One Upper House MP who asked not to be identified also expressed dissatisfaction with opposition leader Aung San Suu Kyi’s silence on the issue of military spending.

Suu Kyi, who is the daughter of Gen Aung San, the founder of Burma’s armed forces, recently said that she is still “fond” of the country’s military, despite its often brutal mistreatment of ethnic minorities and suppression of democratic forces.

Under Burma’s military-drafted 2008 Constitution, armed forces appointees occupy 25 percent of seats in Parliament.


7 Responses to Billion-dollar Military Budget Irks MPS

  1. What do you expect from DASSK? She was a freedom fighter and leader of the people but now she is merely a politician who is on the same boat with the generals.

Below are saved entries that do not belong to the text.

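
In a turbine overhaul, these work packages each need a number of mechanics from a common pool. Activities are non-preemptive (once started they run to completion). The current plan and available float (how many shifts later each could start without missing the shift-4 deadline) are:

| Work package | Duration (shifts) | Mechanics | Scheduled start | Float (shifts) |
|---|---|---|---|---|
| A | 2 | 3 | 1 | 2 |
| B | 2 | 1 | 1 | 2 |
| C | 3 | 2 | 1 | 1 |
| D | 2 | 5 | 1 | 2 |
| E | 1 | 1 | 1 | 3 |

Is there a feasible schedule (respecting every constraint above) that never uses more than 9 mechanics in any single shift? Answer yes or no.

Schedule A@1, B@1, C@1, D@3, E@1: s1:7  s2:6  s3:7  s4:5 — peak 7 ≤ 9.

yes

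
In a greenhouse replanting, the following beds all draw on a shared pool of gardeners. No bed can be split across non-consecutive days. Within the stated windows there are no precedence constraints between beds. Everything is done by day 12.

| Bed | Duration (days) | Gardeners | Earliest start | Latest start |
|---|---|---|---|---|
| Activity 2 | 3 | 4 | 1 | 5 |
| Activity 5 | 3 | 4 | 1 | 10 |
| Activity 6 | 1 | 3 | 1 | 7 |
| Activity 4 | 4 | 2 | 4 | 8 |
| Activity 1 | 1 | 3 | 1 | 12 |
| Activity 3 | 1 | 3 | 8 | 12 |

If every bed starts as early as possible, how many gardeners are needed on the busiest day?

14

Early-start schedule: Activity 2@1, Activity 5@1, Activity 6@1, Activity 4@4, Activity 1@1, Activity 3@8.
Load per day: day 1: 14, day 2: 8, day 3: 8, day 4: 2, day 5: 2, day 6: 2, day 7: 2, day 8: 3, day 9: 0, day 10: 0, day 11: 0, day 12: 0.
Peak is 14.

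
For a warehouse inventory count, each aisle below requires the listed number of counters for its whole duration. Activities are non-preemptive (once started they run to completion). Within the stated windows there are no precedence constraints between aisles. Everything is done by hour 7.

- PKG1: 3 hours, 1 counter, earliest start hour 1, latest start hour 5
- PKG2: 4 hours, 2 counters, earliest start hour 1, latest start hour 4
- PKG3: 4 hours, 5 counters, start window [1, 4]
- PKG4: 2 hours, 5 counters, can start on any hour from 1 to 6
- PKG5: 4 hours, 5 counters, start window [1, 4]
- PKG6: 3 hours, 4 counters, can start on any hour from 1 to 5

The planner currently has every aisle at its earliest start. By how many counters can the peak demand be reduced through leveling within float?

10

Early-start peak: h1:22  h2:22  h3:17  h4:12  h5:0  h6:0  h7:0 ⇒ 22.
Leveled (PKG1@1, PKG2@1, PKG3@1, PKG4@5, PKG5@4, PKG6@1): h1:12  h2:12  h3:12  h4:12  h5:10  h6:10  h7:5 ⇒ 12.
Reduction 22 − 12 = 10.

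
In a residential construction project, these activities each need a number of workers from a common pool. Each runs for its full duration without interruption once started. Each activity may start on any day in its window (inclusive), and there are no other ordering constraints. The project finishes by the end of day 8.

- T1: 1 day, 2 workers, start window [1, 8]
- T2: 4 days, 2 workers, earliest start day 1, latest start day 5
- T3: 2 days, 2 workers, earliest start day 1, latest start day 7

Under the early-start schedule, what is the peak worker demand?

Early-start schedule: T1@1, T2@1, T3@1.
Load per day: day 1: 6, day 2: 4, day 3: 2, day 4: 2, day 5: 0, day 6: 0, day 7: 0, day 8: 0.
Peak is 6.

6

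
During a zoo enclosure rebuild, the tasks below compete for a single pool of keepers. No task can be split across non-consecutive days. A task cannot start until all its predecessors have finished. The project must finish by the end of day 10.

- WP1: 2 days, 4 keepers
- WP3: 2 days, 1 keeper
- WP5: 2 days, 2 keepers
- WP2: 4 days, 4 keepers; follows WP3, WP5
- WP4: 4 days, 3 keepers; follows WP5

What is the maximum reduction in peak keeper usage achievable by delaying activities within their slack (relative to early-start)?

Early-start peak: d1:7  d2:7  d3:7  d4:7  d5:7  d6:7  d7:0  d8:0  d9:0  d10:0 ⇒ 7.
Leveled (WP1@1, WP3@3, WP5@1, WP2@7, WP4@3): d1:6  d2:6  d3:4  d4:4  d5:3  d6:3  d7:4  d8:4  d9:4  d10:4 ⇒ 6.
Reduction 7 − 6 = 1.

1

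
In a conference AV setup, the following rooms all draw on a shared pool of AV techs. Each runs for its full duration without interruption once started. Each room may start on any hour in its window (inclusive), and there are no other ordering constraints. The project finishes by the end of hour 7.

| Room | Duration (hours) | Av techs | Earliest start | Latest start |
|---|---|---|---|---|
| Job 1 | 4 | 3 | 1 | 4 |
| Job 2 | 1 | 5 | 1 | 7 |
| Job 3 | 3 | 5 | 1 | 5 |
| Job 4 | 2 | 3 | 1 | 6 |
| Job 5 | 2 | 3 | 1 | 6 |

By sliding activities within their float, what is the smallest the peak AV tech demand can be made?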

No wonder she has been silent on ethnic issues, political prisoners and of course fond of military generals!

  2. Burma continues year after year to spend more money on military defense than on programs of social uplift. The military leaders of Burma are self interested fools who deserve to be overthrown, not appeased.

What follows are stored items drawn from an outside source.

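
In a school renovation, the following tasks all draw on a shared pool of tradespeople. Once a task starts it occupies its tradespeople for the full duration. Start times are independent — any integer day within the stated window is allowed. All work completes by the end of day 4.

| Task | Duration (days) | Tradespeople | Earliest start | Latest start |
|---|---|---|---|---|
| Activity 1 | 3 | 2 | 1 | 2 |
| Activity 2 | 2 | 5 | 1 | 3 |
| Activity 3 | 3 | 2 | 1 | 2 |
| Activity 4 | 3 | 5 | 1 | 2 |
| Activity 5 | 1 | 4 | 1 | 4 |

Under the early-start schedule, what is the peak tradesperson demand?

Early-start schedule: Activity 1@1, Activity 2@1, Activity 3@1, Activity 4@1, Activity 5@1.
Load per day: day 1: 18, day 2: 14, day 3: 9, day 4: 0.
Peak is 18.

18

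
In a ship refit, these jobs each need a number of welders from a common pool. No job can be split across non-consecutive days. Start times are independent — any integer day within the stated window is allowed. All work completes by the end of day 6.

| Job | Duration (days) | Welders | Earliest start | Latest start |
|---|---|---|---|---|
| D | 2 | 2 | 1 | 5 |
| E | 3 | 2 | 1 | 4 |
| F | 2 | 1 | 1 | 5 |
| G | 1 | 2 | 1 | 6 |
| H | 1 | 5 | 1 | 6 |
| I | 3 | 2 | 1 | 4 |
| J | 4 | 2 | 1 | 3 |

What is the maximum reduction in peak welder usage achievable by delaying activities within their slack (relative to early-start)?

10

Early-start peak: d1:16  d2:9  d3:6  d4:2  d5:0  d6:0 ⇒ 16.
Leveled (D@1, E@1, F@4, G@1, H@6, I@3, J@2): d1:6  d2:6  d3:6  d4:5  d5:5  d6:5 ⇒ 6.
Reduction 16 − 6 = 10.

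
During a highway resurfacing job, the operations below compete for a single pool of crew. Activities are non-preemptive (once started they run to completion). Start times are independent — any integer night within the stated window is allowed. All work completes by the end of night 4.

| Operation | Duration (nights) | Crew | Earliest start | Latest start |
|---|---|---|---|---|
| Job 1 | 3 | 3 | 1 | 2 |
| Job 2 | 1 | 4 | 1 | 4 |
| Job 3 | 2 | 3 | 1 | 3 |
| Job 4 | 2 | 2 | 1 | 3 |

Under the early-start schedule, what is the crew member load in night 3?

At early start, night 3 has: Job 1.
Demand: 3 = 3.

3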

  3. So, what has changed? Nothing! Have you ever seen a dog lower down the ‘pecking order’ going against the ‘alpha’ dogs? I guess not. The President has shares in MEHL and would you expect to ‘blow away’ his ‘pension’? When you have a Parliament and the government democratic in name only – 25 percent of seats reserved for the military – what different outcomes do you expect. They are the ‘Sopranos’ of Burma. An ‘organised crime syndicate’ which is above the law (if there is such a thing as ‘law’ in Burma, that is). With a bit of cosmetic changes (if you could call that ‘change’ or ‘reforms’) just as it was outlined in the military’s ‘Master Plan’ businesses are rushing in whether there is improvement in human rights situation or not. Before the military was allowed to ‘exploit’ the people by force or coercion and now because of some openness that option could not be possible without ‘scrutiny’ Above all, when someone is reluctant to ‘call a spade, a spade’ or a ‘thief’, a thief just because of some ‘tenacious family ties’ to those ‘criminals’ real or imagine, then consider yourself lucky that they don’t take the budget 100 percent. If farmers who grew rice have to live on one meal a day then people who did not grow anything may have to ‘sleep on their stomachs’ to withstand the agonizing prangs of hunger.

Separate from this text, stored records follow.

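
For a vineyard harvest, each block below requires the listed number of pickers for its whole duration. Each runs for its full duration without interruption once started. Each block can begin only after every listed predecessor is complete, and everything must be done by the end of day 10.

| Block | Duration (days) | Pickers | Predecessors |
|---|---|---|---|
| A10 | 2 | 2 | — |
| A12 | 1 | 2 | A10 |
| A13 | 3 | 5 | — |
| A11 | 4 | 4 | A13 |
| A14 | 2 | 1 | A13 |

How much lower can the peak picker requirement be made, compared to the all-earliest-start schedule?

2

Early-start peak: d1:7  d2:7  d3:7  d4:5  d5:5  d6:4  d7:4  d8:0  d9:0  d10:0 ⇒ 7.
Leveled (A10@1, A12@3, A13@4, A11@7, A14@7): d1:2  d2:2  d3:2  d4:5  d5:5  d6:5  d7:5  d8:5  d9:4  d10:4 ⇒ 5.
Reduction 7 − 5 = 2.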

  4. Before discussing the military budget cut, the MPs need to discuss to cut the numbers of soldiers. Burma does not need hundreds of thousands of useless soldiers. Instead we better have a bout a hundred thousand educated and quality soldiers. As long as Burma has four hundred thousand soldiers, cutting budget will be like sending soldiers to forced labor camp in the hands of Than Shwe. Cut the numbers in the military service first then cut the budget.

  5. The ‘Invest in Myanmar ‘ advertisement sharing a page with this article says it all really.

  6. Suu Kyi is becoming insane lately. Unless Burmese military is reinvented to fit in the today’s world, any man or woman who is fond with this military is just an insane one. Suu Kyi may try to persuade and win the hearts of the soldiers, she is not doing rightly. The military wing of the Burmese government is the most hateful part to all of us, I mean to all of us.

  7. Billion-dollar Military Budget Irks MPS…please don’t it is because of them that you can sleep with both eyes shut…can’t have it both ways.